Hace varias semanas que duerme con un hilo amarrado a la mesa, para sujetar sus alas, y la sorprende el amanecer con los ojos en blanco.

La fotografía

María le toma el hombro a su madre para recordarle que cuenta con ella. Ayer la había vuelto a escuchar llorando encerrada en la habitación de costura.

Esa noche cuando María se fue a dormir, no pudo conciliar el sueño, sabía que muy probablemente tendría otro hermanito, ya eran seis y los dos últimos que habían perdido.

El verano anterior, cuando comenzaron los dolores del parto, la madre la mandó llamar y le dijo «no hay tiempo, pon agua a hervir y saca las sábanas de lino que están en la parte alta del ropero».

Ella le dijo con voz asustada «¿le aviso a mi padre?».

La madre contestó «Ni se te ocurra, que en estos menesteres no es nada bueno, haz lo que te digo».

Corrió a la cocina y sobre la gran estufa de leña puso una olla de agua a calentar.

Se apresuró al armario y dispuso las sábanas, corrió a la habitación y vio a su madre que sudaba y el gesto de dolor apenas le permitía dirigir a su hija mayor.

—Cierra la puerta, que no entren tus hermanos.

María obedecía como autómata a la adolorida voz.

—Escucha bien, hija: corta un tramo de tela, mójalo con agua fría del aguamiel y ponlo en mi sien.

María así lo hizo, corrió a la cocina y con cuidado llevó la batea con el agua hervida y cerró con cuidado la pesada llave.

Su madre comenzó a pujar, abrió las piernas y de pronto brotó un mar de sangre.

María, aterrada, sólo acertó a ponerle un pedazo de lienzo entre sus extremidades.

De pronto, la madre dejó de forcejear, perdió el conocimiento y María, sin saber de dónde le venían esos conocimientos, comenzó por apretarle el abdomen y hablarle con tranquilidad: «Madre, no se apure, que aquí estoy yo».

Limpió las sábanas, le enjuagó el cuerpo, y de un débil quejido de la madre apareció una masa rosada. María la tomó en brazos, comenzó por limpiarla, sentía cómo la sangre de ella y su madre fluían sin parar.

Tomó a la criatura inerte, y de pronto otra masa apareció sobre las sábanas, era la placenta. Cortó con las tijeras limpias del costurero en forma de cigüeña, el cordón.

Volteó al niño, nada pasó, le dijo: «¿Madre, qué debo hacer?». No obtuvo respuesta.

Le dio dos nalgadas, de nada sirvieron.

Envolvió al pequeño cuerpo en la sábana y lo acomodó al pie de la gran cama de madera.

Llorando, comenzó a lavar a su madre, al poco rato, que le pareció eterno, la madre volvió en sí y le dijo «¿Qué es?».

María llorando contestó «Un angelito más».

Le cambió el camisón, le frotó las piernas y le acomodó los almohadones. Le puso al ángel en su regazo y la madre al verlo comentó: «No ha sido tu culpa, María, así lo dispuso el Señor».

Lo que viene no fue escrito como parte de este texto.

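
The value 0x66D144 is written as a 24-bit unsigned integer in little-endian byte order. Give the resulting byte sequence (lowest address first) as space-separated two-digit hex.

Split into bytes (most-significant first): 66 D1 44.
In little-endian order the low byte comes first in memory.
So at ascending addresses the bytes are 44 D1 66.

44 D1 66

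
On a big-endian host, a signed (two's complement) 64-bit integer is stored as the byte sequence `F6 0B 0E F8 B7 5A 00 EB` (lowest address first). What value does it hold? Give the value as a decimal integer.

Big-endian: lowest address holds the most-significant byte.
The bytes are already most-significant first: 0xF60B0EF8B75A00EB.
Top bit is set, so as a signed 64-bit value this is 0xF60B0EF8B75A00EB − 2^64 = -717463254244654869.

-717463254244654869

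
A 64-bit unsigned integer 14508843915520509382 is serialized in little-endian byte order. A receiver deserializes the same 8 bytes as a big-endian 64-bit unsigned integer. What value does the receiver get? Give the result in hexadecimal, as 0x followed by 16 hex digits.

0xC6053086ABC459C9

14508843915520509382 in 64-bit hexadecimal is 0xC959C4AB863005C6.
Stored little-endian, the bytes at ascending addresses are C6 05 30 86 AB C4 59 C9.
Read back as big-endian, the last byte is least significant, giving 0xC6053086ABC459C9.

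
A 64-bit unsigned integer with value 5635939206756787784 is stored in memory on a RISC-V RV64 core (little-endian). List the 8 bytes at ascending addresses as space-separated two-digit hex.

5635939206756787784 in hexadecimal, padded to 64 bits, is 0x4E36E0D91A6F6648.
Split into bytes (most-significant first): 4E 36 E0 D9 1A 6F 66 48.
Little-endian: lowest address holds the least-significant byte.
So at ascending addresses the bytes are 48 66 6F 1A D9 E0 36 4E.

48 66 6F 1A D9 E0 36 4E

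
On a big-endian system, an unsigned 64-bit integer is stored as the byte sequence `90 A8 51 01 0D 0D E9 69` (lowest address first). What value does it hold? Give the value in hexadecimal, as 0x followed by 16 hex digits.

In big-endian order the high byte comes first in memory.
The bytes are already most-significant first: 0x90A851010D0DE969.

0x90A851010D0DE969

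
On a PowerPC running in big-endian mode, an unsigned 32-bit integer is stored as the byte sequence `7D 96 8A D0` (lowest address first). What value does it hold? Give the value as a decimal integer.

2107017936

Big-endian: lowest address holds the most-significant byte.
The bytes are already most-significant first: 0x7D968AD0.
0x7D968AD0 = 2107017936.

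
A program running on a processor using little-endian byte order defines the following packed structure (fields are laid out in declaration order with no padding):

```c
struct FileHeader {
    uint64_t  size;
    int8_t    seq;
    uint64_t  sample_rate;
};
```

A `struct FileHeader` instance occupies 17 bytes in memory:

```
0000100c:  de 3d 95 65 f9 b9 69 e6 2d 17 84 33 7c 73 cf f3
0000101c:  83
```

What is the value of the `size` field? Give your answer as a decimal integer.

16603005982080318942

`size` is the first field, at byte offset 0, occupying 8 bytes.
Bytes at offsets 0..7: DE 3D 95 65 F9 B9 69 E6.
Little-endian stores the least-significant byte at the lowest address.
Reassemble most-significant byte first: E6 69 B9 F9 65 95 3D DE → 0xE669B9F965953DDE.
0xE669B9F965953DDE = 16603005982080318942.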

Desde ese día María ha estado pendiente de las emociones de su madre, cuida de sus hermanos y por alguna extraña razón que no entiende, sabe que ese parto las unió de una manera importante.

No hay necesidad de hablar, ellas dos saben lo que la otra necesita.

Es sólo que la madre nunca ha vuelto a sonreír.

La fotografía la tomaron justo al mes de que el niño Fidencio fue enterrado. Ahora, veinticinco años después, María mira esa imagen y maldice por su exagerado sentido de responsabilidad.

Toma la foto en sus manos, frente al mar, la quema y se libera de aquel pasado que la ató.

Se frota el vientre y dice suavemente «no temas, amor, a nosotros no nos pasará».